Phil Baum, the former executive director at the American Jewish Congress, died at home in Riverdale, N.Y.
Baum, who served in senior positions at the AJC for more than five decades, died in his sleep on Wednesday night. He was in 90s.
He began at the Jewish advocacy organization in the late 1940s shortly after earning his law degree from University of Chicago in his hometown, and soon was named associate executive director, a position he filled until taking over as executive director in 1994. He retired from the post in 2002.
During his lengthy tenure, when the AJCongress was among the most prominent American Jewish advocacy groups, Baum was a leading champion in the U.S. Jewish community of Israel, Soviet Jewry and other causes. For two decades he organized the American-Israeli Dialogue, an annual conference in Israel bringing together American Jewish intellectual leaders with their Israeli counterparts.
Marc Stern, a senior staff member at AJCongress for 33 years and now general counsel at the American Jewish Committee, told JTA that Baum “was the single brightest, most incisive guy I ever met in the organized Jewish community.”
“He was head and shoulders above everyone else in the room,” Stern added, noting that Baum was an early champion of many ideas later embraced by the American Jewish community.

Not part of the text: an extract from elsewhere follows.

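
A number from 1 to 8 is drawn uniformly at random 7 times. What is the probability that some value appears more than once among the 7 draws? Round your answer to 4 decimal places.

0.9808

P(all 7 different) = 8/8 · 7/8 · ··· · 2/8 ≈ 0.0192.
P(at least two equal) = 1 − 0.0192 = 0.9808.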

He said Baum was among the first Jewish leaders to defend the legality of President Truman’s recognition of Israel in May 1948, publishing a legal memorandum on the subject soon after, and to offer a legal defense of Israel’s decision to try Nazi leader Adolf Eichmann.
Baum, the son of immigrant parents, served in the U.S. military in World War II.
“One of the greatest disappointments of his life was that he didn’t qualify for pilot training and that he ended up in the Pacific and not fighting the Nazis in Europe,” Stern said.
Baum is survived by his wife, Bette.